Aside from mastering the science of her subject matter, Butler built worlds that included people often left out of history and popular culture.

“She had a deep commitment to science fiction, and she wrote many wonderful books, but her talent was in worldbuilding,” said mystery writer Walter Mosley, a friend and contemporary.

“And underneath that was a social and political fever which spoke so loudly and clearly to women in the black community.”

Those worlds and the characters’ struggles are just as relatable today, film curator Erin Christovale said, making Butler’s work ripe for new audiences.

“Her work is extremely cinematic; I’m waiting for the day something gets adapted,” Christovale said. “It shows the possibility of experimental black film by stepping away from stereotypes put on people of color in the film industry and focusing on personal narratives.

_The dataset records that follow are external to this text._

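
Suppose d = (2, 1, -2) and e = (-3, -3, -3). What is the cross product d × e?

i: 1·(-3) - (-2)·(-3) = -3 - 6 = -9
j: (-2)·(-3) - 2·(-3) = 6 - (-6) = 12
k: 2·(-3) - 1·(-3) = -6 - (-3) = -3
d × e = (-9, 12, -3)

(-9, 12, -3)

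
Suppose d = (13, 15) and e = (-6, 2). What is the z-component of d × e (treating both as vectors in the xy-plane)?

13·2 - 15·(-6) = 26 - (-90) = 116

116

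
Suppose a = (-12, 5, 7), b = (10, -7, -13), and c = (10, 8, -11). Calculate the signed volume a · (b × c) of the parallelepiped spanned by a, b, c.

b × c:
i: (-7)·(-11) - (-13)·8 = 77 - (-104) = 181
j: (-13)·10 - 10·(-11) = -130 - (-110) = -20
k: 10·8 - (-7)·10 = 80 - (-70) = 150
b × c = (181, -20, 150)
a · (b × c) = (-12)·181 + 5·(-20) + 7·150 = -2172 - 100 + 1050 = -1222

-1222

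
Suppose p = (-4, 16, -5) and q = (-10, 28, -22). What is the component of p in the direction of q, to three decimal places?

16.168

p · q = (-4)·(-10) + 16·28 + (-5)·(-22) = 40 + 448 + 110 = 598
|q| = √(100 + 784 + 484) = √1368 ≈ 36.9865
comp_q p = 598 / √1368 ≈ 16.168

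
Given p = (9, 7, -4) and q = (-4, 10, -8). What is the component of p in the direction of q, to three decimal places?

4.919

p · q = 9·(-4) + 7·10 + (-4)·(-8) = -36 + 70 + 32 = 66
|q| = √(16 + 100 + 64) = √180 ≈ 13.4164
comp_q p = 66 / √180 ≈ 4.919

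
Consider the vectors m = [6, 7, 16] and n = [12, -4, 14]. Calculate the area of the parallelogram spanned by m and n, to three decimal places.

i: 7·14 - 16·(-4) = 98 - (-64) = 162
j: 16·12 - 6·14 = 192 - 84 = 108
k: 6·(-4) - 7·12 = -24 - 84 = -108
m × n = (162, 108, -108)
|m × n| = √(162² + 108² + (-108)²) = √49572 ≈ 222.6477

222.648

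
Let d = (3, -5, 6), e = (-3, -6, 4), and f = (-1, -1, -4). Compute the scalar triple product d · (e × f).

146

e × f:
i: (-6)·(-4) - 4·(-1) = 24 - (-4) = 28
j: 4·(-1) - (-3)·(-4) = -4 - 12 = -16
k: (-3)·(-1) - (-6)·(-1) = 3 - 6 = -3
e × f = (28, -16, -3)
d · (e × f) = 3·28 + (-5)·(-16) + 6·(-3) = 84 + 80 - 18 = 146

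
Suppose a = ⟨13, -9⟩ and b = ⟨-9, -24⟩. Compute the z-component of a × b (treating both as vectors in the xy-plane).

-393

13·(-24) - (-9)·(-9) = -312 - 81 = -393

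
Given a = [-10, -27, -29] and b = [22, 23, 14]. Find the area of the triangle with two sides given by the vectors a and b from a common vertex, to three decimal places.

i: (-27)·14 - (-29)·23 = -378 - (-667) = 289
j: (-29)·22 - (-10)·14 = -638 - (-140) = -498
k: (-10)·23 - (-27)·22 = -230 - (-594) = 364
a × b = (289, -498, 364)
|a × b| = √(289² + (-498)² + 364²) = √464021 ≈ 681.1909
area = ½ · 681.1909 ≈ 340.595

340.595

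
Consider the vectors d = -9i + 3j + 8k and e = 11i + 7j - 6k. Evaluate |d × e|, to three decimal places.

i: 3·(-6) - 8·7 = -18 - 56 = -74
j: 8·11 - (-9)·(-6) = 88 - 54 = 34
k: (-9)·7 - 3·11 = -63 - 33 = -96
d × e = (-74, 34, -96)
|d × e| = √((-74)² + 34² + (-96)²) = √15848 ≈ 125.8888

125.889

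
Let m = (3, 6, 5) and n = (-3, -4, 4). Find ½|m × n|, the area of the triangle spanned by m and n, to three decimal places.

25.986

i: 6·4 - 5·(-4) = 24 - (-20) = 44
j: 5·(-3) - 3·4 = -15 - 12 = -27
k: 3·(-4) - 6·(-3) = -12 - (-18) = 6
m × n = (44, -27, 6)
|m × n| = √(44² + (-27)² + 6²) = √2701 ≈ 51.9711
area = ½ · 51.9711 ≈ 25.986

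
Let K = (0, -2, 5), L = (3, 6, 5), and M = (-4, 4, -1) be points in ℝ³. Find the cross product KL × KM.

KL = (3, 8, 0)
KM = (-4, 6, -6)
i: 8·(-6) - 0·6 = -48 - 0 = -48
j: 0·(-4) - 3·(-6) = 0 - (-18) = 18
k: 3·6 - 8·(-4) = 18 - (-32) = 50
KL × KM = (-48, 18, 50)

(-48, 18, 50)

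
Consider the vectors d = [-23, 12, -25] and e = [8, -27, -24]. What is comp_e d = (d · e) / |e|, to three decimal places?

d · e = (-23)·8 + 12·(-27) + (-25)·(-24) = -184 - 324 + 600 = 92
|e| = √(64 + 729 + 576) = √1369 ≈ 37.0000
comp_e d = 92 / √1369 ≈ 2.486

2.486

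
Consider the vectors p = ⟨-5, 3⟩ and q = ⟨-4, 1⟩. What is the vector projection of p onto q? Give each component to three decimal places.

(-5.412, 1.353)

p · q = (-5)·(-4) + 3·1 = 20 + 3 = 23
|q|² = 16 + 1 = 17
proj_q p = (23/17) · (-4, 1) ≈ (-5.412, 1.353)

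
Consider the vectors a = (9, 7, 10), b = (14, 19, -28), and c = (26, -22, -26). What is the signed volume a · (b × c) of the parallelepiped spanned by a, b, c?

b × c:
i: 19·(-26) - (-28)·(-22) = -494 - 616 = -1110
j: (-28)·26 - 14·(-26) = -728 - (-364) = -364
k: 14·(-22) - 19·26 = -308 - 494 = -802
b × c = (-1110, -364, -802)
a · (b × c) = 9·(-1110) + 7·(-364) + 10·(-802) = -9990 - 2548 - 8020 = -20558

-20558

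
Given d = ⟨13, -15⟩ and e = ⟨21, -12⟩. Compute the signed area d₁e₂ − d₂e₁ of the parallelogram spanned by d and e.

13·(-12) - (-15)·21 = -156 - (-315) = 159

159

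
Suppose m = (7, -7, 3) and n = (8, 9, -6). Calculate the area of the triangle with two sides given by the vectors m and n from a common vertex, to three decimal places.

i: (-7)·(-6) - 3·9 = 42 - 27 = 15
j: 3·8 - 7·(-6) = 24 - (-42) = 66
k: 7·9 - (-7)·8 = 63 - (-56) = 119
m × n = (15, 66, 119)
|m × n| = √(15² + 66² + 119²) = √18742 ≈ 136.9014
area = ½ · 136.9014 ≈ 68.451

68.451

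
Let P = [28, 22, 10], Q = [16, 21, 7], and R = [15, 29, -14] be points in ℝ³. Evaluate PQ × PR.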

“It brings the larger idea that there’s not one way of existing, and we don’t have one singular identity.”

Butler’s inclusiveness – and the struggles of those communities – is what makes her work resonate among the latest generation of activists.

Octavia’s Brood” is an anthology of fantastical science-fiction stories written by American organizers and activists, published in 2015. It’s since become a community of writers, artists and activists who see aspects of Butler’s work as a blueprint for organizing.

“Our realities are not utopian or dystopian, they are realistic and hard, but hopeful,” “Octavia’s Brood” co-editor Walidah Imarisha wrote in an email. “And that is what (Butler) pulls out in her work. As much as the inclusion of marginalized characters at the center, the principles and values which embody positive change have so many lessons to teach us.”

The social and political themes underlying her stories continue to resonate with broader audiences, Butler biographer Ayana Jamieson said.

“People on the margins – black people, women, science-fiction readers, feminists, queer folks, variously abled and gendered folks – find parts of themselves in her work. Many of her works are coming-of-age tales where people are testing out and discovering who they are. That transformational process, along with the growing pains, joys and shock that go along with it, really grabs people,” said Jamieson, founder of the Octavia Butler E. Legacy Network

Indeed, Butler’s chosen genre allowed her to make the fantastical relatable.

“What science fiction does is, it creates a future for the readers, and black people, especially black women, are less considered in the future than almost anybody in this country,” Mosley said. “The simple answer is that her legacy is her readers; what she has done is, she opened a door of possibility.”

This story is based on 2016 CNN reporting.